O novo agente reconheceu a delegada porque já havia trabalhado com a mesma em outra oportunidade.
Pelas imagens do shopping, de forma notória ela está abalada e conversando, tentando entender o que está ocorrendo. Ela fica tentando indagar"
"Extremamente abalada"
Acompanhada pelos outros dois seguranças, ela foi conduzida novamente à loja. Quando avistou a vítima e os agentes, o funcionário que impediu a entrada da delegada teria adotado uma postura defensiva.
"Ele já foi logo dizendo que não tinha nenhum preconceito, que tinha várias amizades gays, lésbicas e trans. Quando ele fala isso, de forma velada, já mostra que tem preconceito. Essas declarações foram dadas no BOE e ratificadas pelo chefe da segurança. Depois, ele pediu desculpa e ela saiu da loja extremamente abalada", explica Anna Nery.
A delegada investigadora aponta que, nos dois primeiros ofícios enviados à loja para a requisição das imagens do circuito interno, a administração alegou que primeiro iria consultar a assessoria jurídica.
"Tentamos sensibilizar sobre a necessidade de preservar essas imagens sob pena de a loja responder por fraude processual. Ainda assim, não adiantou. O terceiro meio foi a busca e a apreensão", afirma.
Já a administração do shopping cedeu as imagens "sem nenhum problema".
Vídeos da Zara e de shopping serão periciados
Os vídeos foram enviados à Perícia Forense, inclusive para checar possíveis adulterações, e os laudos devem sair entre 15 e 20 dias, conforme a delegada Anna Nery.
Enquanto o material é investigado, devem ser ouvidos mais dois seguranças do shopping, uma cliente que estava na loja e presenciou o ato, e o funcionário envolvido no caso.
Quero deixar claro que, em nenhum momento, ela se identificou. Ela poderia inclusive ter dado voz de prisão em flagrante por sua autoridade policial, mas, em razão de ter ficado extremamente consternada pela situação, de ter ficado em choque por precisar passar por uma situação dessas em pleno século XXI, não deu voz de prisão".
Associação demonstra apoio
Em nota, a Associação dos Delegados de Polícia Civil do Ceará (Adepol-CE) prestou solidariedade à delegada Ana Paula Barroso e defendeu rigor na apuração do caso. Confira na íntegra.

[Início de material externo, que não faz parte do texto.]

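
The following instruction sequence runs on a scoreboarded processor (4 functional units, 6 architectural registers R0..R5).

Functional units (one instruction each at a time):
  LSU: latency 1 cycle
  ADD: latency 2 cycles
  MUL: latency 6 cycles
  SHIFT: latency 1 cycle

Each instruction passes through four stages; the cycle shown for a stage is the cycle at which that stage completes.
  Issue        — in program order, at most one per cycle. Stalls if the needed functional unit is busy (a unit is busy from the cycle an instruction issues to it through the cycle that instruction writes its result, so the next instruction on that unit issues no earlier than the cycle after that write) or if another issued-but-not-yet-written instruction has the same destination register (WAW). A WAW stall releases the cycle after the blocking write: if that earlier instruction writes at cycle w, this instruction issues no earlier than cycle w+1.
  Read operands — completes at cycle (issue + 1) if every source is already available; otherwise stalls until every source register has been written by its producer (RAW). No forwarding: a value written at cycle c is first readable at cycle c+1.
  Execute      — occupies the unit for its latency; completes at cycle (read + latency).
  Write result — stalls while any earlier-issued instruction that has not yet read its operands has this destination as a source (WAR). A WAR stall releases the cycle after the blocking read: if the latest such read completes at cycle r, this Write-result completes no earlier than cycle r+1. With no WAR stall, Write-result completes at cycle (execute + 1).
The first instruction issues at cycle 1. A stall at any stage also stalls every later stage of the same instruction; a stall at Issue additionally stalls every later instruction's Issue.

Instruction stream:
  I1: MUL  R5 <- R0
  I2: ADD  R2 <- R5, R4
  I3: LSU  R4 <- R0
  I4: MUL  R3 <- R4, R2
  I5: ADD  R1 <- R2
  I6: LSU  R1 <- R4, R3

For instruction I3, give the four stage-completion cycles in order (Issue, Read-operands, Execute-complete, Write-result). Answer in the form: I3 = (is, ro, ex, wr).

[1] I1→MUL
[2] I1 RO, I2→ADD
[3] I3→LSU
[4] I3 RO
[5] I3 EX
[8] I1 EX
[9] I1 WR R5
[10] I2 RO, I4→MUL
[11] I3 WR R4
[12] I2 EX
[13] I2 WR R2
[14] I4 RO, I5→ADD
[15] I5 RO
[17] I5 EX
[18] I5 WR R1
[19] I6→LSU
[20] I4 EX
[21] I4 WR R3
[22] I6 RO
[23] I6 EX
[24] I6 WR R1

I3 = (3, 4, 5, 11)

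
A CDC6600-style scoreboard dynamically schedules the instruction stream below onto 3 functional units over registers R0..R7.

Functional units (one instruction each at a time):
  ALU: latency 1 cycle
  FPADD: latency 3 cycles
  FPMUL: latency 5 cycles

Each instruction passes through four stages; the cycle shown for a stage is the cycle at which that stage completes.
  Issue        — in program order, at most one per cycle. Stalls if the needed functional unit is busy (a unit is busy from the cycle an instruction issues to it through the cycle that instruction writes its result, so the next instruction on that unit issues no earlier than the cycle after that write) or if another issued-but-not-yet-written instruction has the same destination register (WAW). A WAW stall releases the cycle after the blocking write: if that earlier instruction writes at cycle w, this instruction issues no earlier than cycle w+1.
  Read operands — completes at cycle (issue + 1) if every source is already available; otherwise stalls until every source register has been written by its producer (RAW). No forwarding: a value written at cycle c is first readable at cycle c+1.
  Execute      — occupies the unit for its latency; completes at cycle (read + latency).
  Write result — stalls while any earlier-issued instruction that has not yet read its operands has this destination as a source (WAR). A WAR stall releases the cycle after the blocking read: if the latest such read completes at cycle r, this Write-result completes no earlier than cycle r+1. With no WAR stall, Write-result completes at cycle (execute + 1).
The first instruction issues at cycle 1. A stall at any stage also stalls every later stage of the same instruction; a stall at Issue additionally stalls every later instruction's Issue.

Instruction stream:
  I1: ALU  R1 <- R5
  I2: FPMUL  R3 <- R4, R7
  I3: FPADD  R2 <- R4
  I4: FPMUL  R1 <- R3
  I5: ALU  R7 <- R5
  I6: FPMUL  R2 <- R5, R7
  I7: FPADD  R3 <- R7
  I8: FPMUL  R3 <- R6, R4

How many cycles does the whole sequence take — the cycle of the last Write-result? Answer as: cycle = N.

t=1  I1 dispatched to ALU
t=2  I1 operands ready, I2 dispatched to FPMUL
t=3  I1 complete, I2 operands ready, I3 dispatched to FPADD
t=4  R1←I1, I3 operands ready
t=7  I3 complete
t=8  I2 complete, R2←I3
t=9  R3←I2
t=10  I4 dispatched to FPMUL
t=11  I4 operands ready, I5 dispatched to ALU
t=12  I5 operands ready
t=13  I5 complete
t=14  R7←I5
t=16  I4 complete
t=17  R1←I4
t=18  I6 dispatched to FPMUL
t=19  I6 operands ready, I7 dispatched to FPADD
t=20  I7 operands ready
t=23  I7 complete
t=24  I6 complete, R3←I7
t=25  R2←I6
t=26  I8 dispatched to FPMUL
t=27  I8 operands ready
t=32  I8 complete
t=33  R3←I8

cycle = 33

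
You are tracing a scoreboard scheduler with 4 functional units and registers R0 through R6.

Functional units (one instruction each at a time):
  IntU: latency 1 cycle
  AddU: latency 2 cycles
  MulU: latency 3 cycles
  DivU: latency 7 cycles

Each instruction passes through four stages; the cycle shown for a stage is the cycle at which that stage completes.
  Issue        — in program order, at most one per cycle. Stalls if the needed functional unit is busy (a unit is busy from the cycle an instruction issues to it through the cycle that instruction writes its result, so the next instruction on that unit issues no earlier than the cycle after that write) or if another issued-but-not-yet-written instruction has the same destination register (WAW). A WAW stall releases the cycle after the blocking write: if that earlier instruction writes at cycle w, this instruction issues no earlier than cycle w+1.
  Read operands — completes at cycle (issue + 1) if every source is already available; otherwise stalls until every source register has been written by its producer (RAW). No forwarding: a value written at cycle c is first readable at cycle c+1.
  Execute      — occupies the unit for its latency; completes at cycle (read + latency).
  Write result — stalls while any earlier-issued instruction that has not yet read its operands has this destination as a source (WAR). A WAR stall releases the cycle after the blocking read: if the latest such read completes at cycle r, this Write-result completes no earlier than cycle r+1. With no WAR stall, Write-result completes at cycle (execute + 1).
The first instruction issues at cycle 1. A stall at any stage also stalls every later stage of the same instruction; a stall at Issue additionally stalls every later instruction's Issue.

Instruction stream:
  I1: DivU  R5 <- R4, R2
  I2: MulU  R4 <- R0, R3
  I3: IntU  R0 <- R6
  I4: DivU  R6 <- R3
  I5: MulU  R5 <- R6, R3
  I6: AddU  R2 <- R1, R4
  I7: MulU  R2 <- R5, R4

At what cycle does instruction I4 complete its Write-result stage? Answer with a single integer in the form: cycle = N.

I1 -> (1, 2, 9, 10)
I2 -> (2, 3, 6, 7)
I3 -> (3, 4, 5, 6)
I4 -> (11, 12, 19, 20)  // struct: DivU busy until I1 writes@10
I5 -> (12, 21, 24, 25)  // RAW R6: wait I4 write@20
I6 -> (13, 14, 16, 17)
I7 -> (26, 27, 30, 31)  // struct: MulU busy until I5 writes@25

cycle = 20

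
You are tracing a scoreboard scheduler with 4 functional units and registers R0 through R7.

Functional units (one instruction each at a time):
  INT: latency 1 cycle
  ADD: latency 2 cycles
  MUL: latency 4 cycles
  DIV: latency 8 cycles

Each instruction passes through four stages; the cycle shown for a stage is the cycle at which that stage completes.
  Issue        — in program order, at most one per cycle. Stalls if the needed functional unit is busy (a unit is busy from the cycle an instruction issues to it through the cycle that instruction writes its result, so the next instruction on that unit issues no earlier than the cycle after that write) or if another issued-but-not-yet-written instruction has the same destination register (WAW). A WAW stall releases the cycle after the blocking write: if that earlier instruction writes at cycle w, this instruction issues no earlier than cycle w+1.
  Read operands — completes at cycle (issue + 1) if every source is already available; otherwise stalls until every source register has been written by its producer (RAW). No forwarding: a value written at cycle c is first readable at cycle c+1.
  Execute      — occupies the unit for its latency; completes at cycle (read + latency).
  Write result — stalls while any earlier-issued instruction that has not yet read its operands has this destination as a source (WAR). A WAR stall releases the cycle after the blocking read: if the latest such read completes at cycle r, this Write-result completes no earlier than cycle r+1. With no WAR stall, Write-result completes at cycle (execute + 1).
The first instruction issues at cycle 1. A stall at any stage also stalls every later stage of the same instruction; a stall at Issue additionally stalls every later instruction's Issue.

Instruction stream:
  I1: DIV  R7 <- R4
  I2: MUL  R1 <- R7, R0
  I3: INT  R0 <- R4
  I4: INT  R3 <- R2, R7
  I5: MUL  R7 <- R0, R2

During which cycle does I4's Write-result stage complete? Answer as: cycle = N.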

A Associação dos Delegados de Polícia Civil do Ceará vem manifestar seu irrestrito apoio e solidariedade à delegada de Polícia Civil Ana Paula Silva Santos Barroso, a qual foi vítima de preconceito racial por parte de funcionário de loja em um shopping center de Fortaleza.
A delegada Ana Paula, que em momento algum se identificou como autoridade policial, foi impedida, sem nenhuma justificativa plausível, de adentrar ao estabelecimento comercial por funcionário identificado como gerente da loja, sendo ela alvo de ato discriminatório em razão de sua cor.
A Adepol/CE lamenta profundamente a situação de constrangimento a que foi submetida a delegada Ana Paula Santos e repudia qualquer tipo de discriminação, ratificando o compromisso com a adoção de medidas judiciais e policiais necessárias para a devida responsabilização e punição dos envolvidos.
Acesso negado
Em nota, divulgada ainda no domingo (19), a Polícia Civil do Ceará reiterou que a apreensão das imagens só foi necessária após a recusa da Zara em fornecer o material requisitado.
Inicialmente, com as apurações em andamento, as imagens do circuito de segurança foram pedidas, enquanto o retorno foi negado. Por conta disso, a representação pelo mandado de busca e apreensão junto ao Poder Judiciário foi realizada.
De acordo com a Zara, não houve recusa na entrega das gravações. O que aconteceu, conforme uma fonte da empresa foi uma demora técnica na obtenção das filmagens, devido ao tamanho do arquivo. A empresa pontuou que colabora com apurações.
Os equipamentos apreendidos serão utilizados para subsidiar as investigações em andamento.